IL&FS acts as the main holding company of the IL&FS Group with most business operations domiciled in separate companies. It is also registered as a ‘Core Investment Company’ with RBI, as a result of which its operations are restricted to investing in other group companies.
The firm has a demonstrated track record of generating resources by inducting strategic partners or through sale of assets to external investors. During FY11 to FY14, IL&FS realized profit of around Rs 1,461 crore on sale of stake in strategic investments, ICRA said in a report. It consolidated its energy holdings and also sold stake in IL&FS Trust Company Ltd.
However, according to ICRA, these stake sales have been inadequate to meet the further funding commitments to the group companies leading to an increase in the debt levels. “With relatively high leverage, it would largely have to depend on strategic sale in various projects/group companies to support various group entities going forward. In addition to the funding support, IL&FS has been extending additional support to the group entities by way of shortfall undertakings which could lead to contingent stress on the balance sheet,” it said.
Shortage of cash
“Liquidity is definitely very tight , and at the moment, things are very fluid. Certainly with the kind of investors, the situation is scary. It needs to be seen what will be the immediate support by the shareholders? I think there are marquee investors but the willingness and timeliness will be key…,” said another analyst.
ICRA said while the IL&FS group has opportunistic monetization plan for a number of businesses and projects under its umbrella, progress has been slow, leading to an increase in leverage. Its long-term debt-to-equity ratio has risen to 3.08 times as of March 2018, compared to 2.60 times in March 2017, the agency highlighted.
In a letter to its employees, IL&FS claimed that if funds worth Rs 16,000 crore stuck with concession authorities were released on time, it would not have landed in this mess, said a PTI report.
“It is our case that if concession authorities released our monies, which is around Rs 16,000 crore of IL&FS group’s liquidity and stuck in claims and termination payments, we would not be in the situation that we are in,” the letter said.
Of the above funds, about 60 percent is through non-convertible debentures, according to filings with the Registrar of Companies, said a Bloomberg Quint report.
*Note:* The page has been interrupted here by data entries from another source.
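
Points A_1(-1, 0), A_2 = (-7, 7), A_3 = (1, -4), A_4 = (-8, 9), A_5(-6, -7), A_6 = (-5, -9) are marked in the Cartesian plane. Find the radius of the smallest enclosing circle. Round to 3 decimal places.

9.124

By Welzl's lemma the MEC is supported by two points (diametrically opposite) or three points (on a circumcircle).
The farthest pair is A_4–A_6 with squared distance 333. The circle on this segment as diameter has centre (-6.5, 0) and r² = 333/4 = 83.25.
Check A_1: distance² to centre = 30.25 ≤ 83.25, so it lies inside.
All remaining points lie in this disk, and no smaller disk contains both endpoints, so this is the minimum enclosing circle.
r = √(83.25) ≈ 9.124.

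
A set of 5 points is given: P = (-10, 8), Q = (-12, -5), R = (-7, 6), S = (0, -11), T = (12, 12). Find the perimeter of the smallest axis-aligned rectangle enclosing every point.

Width = max x − min x = 12 − (-12) = 24.
Height = max y − min y = 12 − (-11) = 23.
Perimeter = 2(24 + 23) = 94.

94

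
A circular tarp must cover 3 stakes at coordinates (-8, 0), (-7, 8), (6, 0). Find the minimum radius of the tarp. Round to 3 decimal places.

Call the three points A, B, C in the order given.
Side lengths²: AB² = 65, AC² = 196, BC² = 233.
Since BC² = 233 < 196 + 65 = 261, the triangle is acute, so the smallest enclosing circle is the circumcircle.
Circumcentre = (-1, 3.1875), r² = 59.16015625.
r = √(59.16015625) ≈ 7.692.

7.692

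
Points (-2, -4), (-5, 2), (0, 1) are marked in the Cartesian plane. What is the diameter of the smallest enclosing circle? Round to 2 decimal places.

6.82

Call the three points A, B, C in the order given.
Side lengths²: AB² = 45, AC² = 29, BC² = 26.
Since AB² = 45 < 29 + 26 = 55, the triangle is acute, so the smallest enclosing circle is the circumcircle.
Circumcentre = (-53/18, -13/18), r² = 1885/162.
Diameter = 2r = 2√(1885/162) ≈ 6.82.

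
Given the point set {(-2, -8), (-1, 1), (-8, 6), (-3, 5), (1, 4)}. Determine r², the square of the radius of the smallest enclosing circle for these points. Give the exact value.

The minimum enclosing circle of a finite set is fixed by two of the points (as a diameter) or three (as a circumcircle).
The minimum enclosing circle is determined by three boundary points: (-2, -8), (-8, 6), (1, 4).
Their circumcentre is (-183/38, -35/38) with r² = 41905/722.
The farthest remaining point (-3, 5) is at distance² 27693/722 ≤ 41905/722.

41905/722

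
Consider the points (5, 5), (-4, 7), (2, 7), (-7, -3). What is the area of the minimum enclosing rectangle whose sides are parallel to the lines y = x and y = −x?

110

In coordinates u = x + y, v = x − y the rectangle is axis-aligned; the map (x,y)→(u,v) scales areas by 2.
u-values: 10, 3, 9, -10; range = 10 − (-10) = 20.
v-values: 0, -11, -5, -4; range = 0 − (-11) = 11.
Area = (20 × 11) / 2 = 110.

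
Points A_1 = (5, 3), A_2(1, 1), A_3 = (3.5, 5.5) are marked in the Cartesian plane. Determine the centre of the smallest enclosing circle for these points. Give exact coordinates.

Side lengths²: A_1A_2² = 20, A_1A_3² = 8.5, A_2A_3² = 26.5.
Since A_2A_3² = 26.5 < 20 + 8.5 = 28.5, the triangle is acute, so the smallest enclosing circle is the circumcircle.
Circumcentre = (63/26, 41/13), r² = 4505/676.
Centre = (63/26, 41/13).

(63/26, 41/13)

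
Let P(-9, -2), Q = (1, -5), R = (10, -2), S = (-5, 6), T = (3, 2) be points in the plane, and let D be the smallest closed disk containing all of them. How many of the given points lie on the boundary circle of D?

3

A smallest enclosing disk is always determined by at most three of the input points on its boundary.
The minimum enclosing circle is determined by three boundary points: P, R, S.
Their circumcentre is (0.5, -1.75) with r² = 90.3125.
The farthest remaining point T is at distance² 20.3125 ≤ 90.3125.
The points at distance exactly r from the centre are P, R, S — 3 points.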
However, it also said the group’s consolidated debt increased by Rs 11,211 crore in financial year 2017-18 to Rs 91,091.30 crore as of March 2018.
For now, IL&FS is looking to raise funds to repay its debt and its board is scheduled to meet on September 15. It is likely to seek approval for raising about Rs 3,000-crore loan from LIC and SBI.
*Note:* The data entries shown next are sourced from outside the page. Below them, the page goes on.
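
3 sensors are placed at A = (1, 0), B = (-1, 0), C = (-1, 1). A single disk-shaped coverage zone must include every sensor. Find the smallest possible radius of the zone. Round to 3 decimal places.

Side lengths²: AB² = 4, AC² = 5, BC² = 1.
Since AC² = 5 ≥ 4 + 1 = 5, the angle opposite AC is not acute, so the smallest enclosing circle has AC as diameter.
Centre = midpoint of AC = (0, 0.5), r² = 5/4 = 1.25.
r = √(1.25) ≈ 1.118.

1.118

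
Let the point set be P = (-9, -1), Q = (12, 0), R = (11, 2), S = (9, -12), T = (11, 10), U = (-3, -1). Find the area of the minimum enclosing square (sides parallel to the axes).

The bounding box has width 21 and height 22.
An axis-aligned square enclosing the set must have side ≥ max(width, height).
So the minimum side is max(21, 22) = 22.
Area = 22² = 484.

484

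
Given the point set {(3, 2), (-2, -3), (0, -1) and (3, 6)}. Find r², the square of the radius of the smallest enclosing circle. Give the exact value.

26.5

By Welzl's lemma the MEC is supported by two points (diametrically opposite) or three points (on a circumcircle).
The farthest pair is (-2, -3)–(3, 6) with squared distance 106. The circle on this segment as diameter has centre (0.5, 1.5) and r² = 106/4 = 26.5.
Check (3, 2): distance² to centre = 6.5 ≤ 26.5, so it lies inside.
All remaining points lie in this disk, and no smaller disk contains both endpoints, so this is the minimum enclosing circle.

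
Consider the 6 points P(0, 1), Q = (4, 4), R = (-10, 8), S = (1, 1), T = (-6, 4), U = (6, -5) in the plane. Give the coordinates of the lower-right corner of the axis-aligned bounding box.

x-range [-10, 6], y-range [-5, 8].
The lower-right corner is (6, -5).

(6, -5)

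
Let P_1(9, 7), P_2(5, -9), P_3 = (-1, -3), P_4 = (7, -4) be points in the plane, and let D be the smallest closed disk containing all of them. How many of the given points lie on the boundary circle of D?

3

The farthest pair is P_1–P_2 with squared distance 272. The circle on this segment as diameter has centre (7, -1) and r² = 272/4 = 68.
Check P_3: distance² to centre = 68 ≤ 68, so it lies inside.
All remaining points lie in this disk, and no smaller disk contains both endpoints, so this is the minimum enclosing circle.
The points at distance exactly r from the centre are P_1, P_2, P_3 — 3 points.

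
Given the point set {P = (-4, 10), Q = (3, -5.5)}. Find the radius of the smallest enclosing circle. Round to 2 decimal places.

8.50

The smallest circle enclosing two points has them as diameter endpoints.
Centre = midpoint = (-0.5, 2.25); r² = |PQ|²/4 = 289.25/4 = 72.3125.
r = √(72.3125) ≈ 8.50.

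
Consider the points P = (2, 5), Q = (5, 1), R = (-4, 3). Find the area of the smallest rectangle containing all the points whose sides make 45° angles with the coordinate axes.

44

In coordinates u = x + y, v = x − y the rectangle is axis-aligned; the map (x,y)→(u,v) scales areas by 2.
u-values: 7, 6, -1; range = 7 − (-1) = 8.
v-values: -3, 4, -7; range = 4 − (-7) = 11.
Area = (8 × 11) / 2 = 44.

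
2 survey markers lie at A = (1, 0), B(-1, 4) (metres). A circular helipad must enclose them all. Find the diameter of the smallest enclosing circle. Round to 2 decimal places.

The smallest circle enclosing two points has them as diameter endpoints.
Centre = midpoint = (0, 2); r² = |AB|²/4 = 20/4 = 5.
Diameter = 2r = 2√5 ≈ 4.47.

4.47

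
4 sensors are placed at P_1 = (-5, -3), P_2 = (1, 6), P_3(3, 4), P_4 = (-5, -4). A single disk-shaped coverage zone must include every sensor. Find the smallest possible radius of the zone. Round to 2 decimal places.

By Welzl's lemma the MEC is supported by two points (diametrically opposite) or three points (on a circumcircle).
The farthest pair is P_2–P_4 with squared distance 136. The circle on this segment as diameter has centre (-2, 1) and r² = 136/4 = 34.
Check P_1: distance² to centre = 25 ≤ 34, so it lies inside.
All remaining points lie in this disk, and no smaller disk contains both endpoints, so this is the minimum enclosing circle.
r = √34 ≈ 5.83.

5.83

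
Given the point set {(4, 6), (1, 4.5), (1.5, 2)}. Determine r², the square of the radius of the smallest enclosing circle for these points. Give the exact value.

Call the three points A, B, C in the order given.
Side lengths²: AB² = 11.25, AC² = 22.25, BC² = 6.5.
Since AC² = 22.25 ≥ 11.25 + 6.5 = 17.75, the angle opposite AC is not acute, so the smallest enclosing circle has AC as diameter.
Centre = midpoint of AC = (2.75, 4), r² = 22.25/4 = 5.5625.

5.5625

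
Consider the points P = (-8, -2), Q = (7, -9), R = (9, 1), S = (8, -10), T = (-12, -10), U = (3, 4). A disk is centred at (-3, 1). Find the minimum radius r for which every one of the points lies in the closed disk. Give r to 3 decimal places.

15.556

The required radius is the distance from (-3, 1) to the farthest point.
Squared distances: 34, 200, 144, 242, 202, 45.
Maximum is 242, attained at S.
r = √242 ≈ 15.556.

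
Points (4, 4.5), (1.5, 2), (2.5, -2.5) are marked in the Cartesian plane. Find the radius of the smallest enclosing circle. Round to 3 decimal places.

Call the three points A, B, C in the order given.
Side lengths²: AB² = 12.5, AC² = 51.25, BC² = 21.25.
Since AC² = 51.25 ≥ 21.25 + 12.5 = 33.75, the angle opposite AC is not acute, so the smallest enclosing circle has AC as diameter.
Centre = midpoint of AC = (3.25, 1), r² = 51.25/4 = 12.8125.
r = √(12.8125) ≈ 3.579.

3.579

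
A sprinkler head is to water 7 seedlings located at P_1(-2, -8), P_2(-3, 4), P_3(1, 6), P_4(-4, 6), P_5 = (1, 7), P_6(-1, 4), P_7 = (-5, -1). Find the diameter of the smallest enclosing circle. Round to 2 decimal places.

15.30

The farthest pair is P_1–P_5 with squared distance 234. The circle on this segment as diameter has centre (-0.5, -0.5) and r² = 234/4 = 58.5.
Check P_2: distance² to centre = 26.5 ≤ 58.5, so it lies inside.
All remaining points lie in this disk, and no smaller disk contains both endpoints, so this is the minimum enclosing circle.
Diameter = 2r = 2√(58.5) ≈ 15.30.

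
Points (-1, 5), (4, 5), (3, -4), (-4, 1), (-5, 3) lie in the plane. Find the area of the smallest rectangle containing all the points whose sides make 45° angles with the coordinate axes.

In coordinates u = x + y, v = x − y the rectangle is axis-aligned; the map (x,y)→(u,v) scales areas by 2.
u-values: 4, 9, -1, -3, -2; range = 9 − (-3) = 12.
v-values: -6, -1, 7, -5, -8; range = 7 − (-8) = 15.
Area = (12 × 15) / 2 = 90.

90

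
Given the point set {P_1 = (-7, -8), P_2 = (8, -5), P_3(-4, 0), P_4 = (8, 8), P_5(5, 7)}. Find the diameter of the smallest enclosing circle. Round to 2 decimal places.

A smallest enclosing disk is always determined by at most three of the input points on its boundary.
The farthest pair is P_1–P_4 with squared distance 481. The circle on this segment as diameter has centre (0.5, 0) and r² = 481/4 = 120.25.
Check P_2: distance² to centre = 81.25 ≤ 120.25, so it lies inside.
All remaining points lie in this disk, and no smaller disk contains both endpoints, so this is the minimum enclosing circle.
Diameter = 2r = 2√(120.25) ≈ 21.93.

21.93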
Both LIC and SBI among other shareholders have asked it to raise funds by selling its assets or non-core businesses as a pre-condition for putting in additional money in the firm.
One of the analysts quoted above said, “There are certain assets which are valuable but a fire-sale would mean that the haircuts (losses) will be larger and hence could create a challenging situation.”
According to Care Ratings, the company has plans to raise nearly Rs 8,000 crore — Rs 4,500 crore through a rights issue by September-end and Rs 3,500 crore in line of credit — from its promoter entities for meeting near-term liquidity needs.
India Ratings said the developments over the last few weeks may test IL&FS’ positioning in the infrastructure development space and could impact its ability to participate in new projects, unless swiftly remedied.
This is already evident as access to funding from both banks and capital markets has taken a hit and the group’s plan to deleverage through asset sale could also face additional challenges unless LIC becomes the rescuer yet again.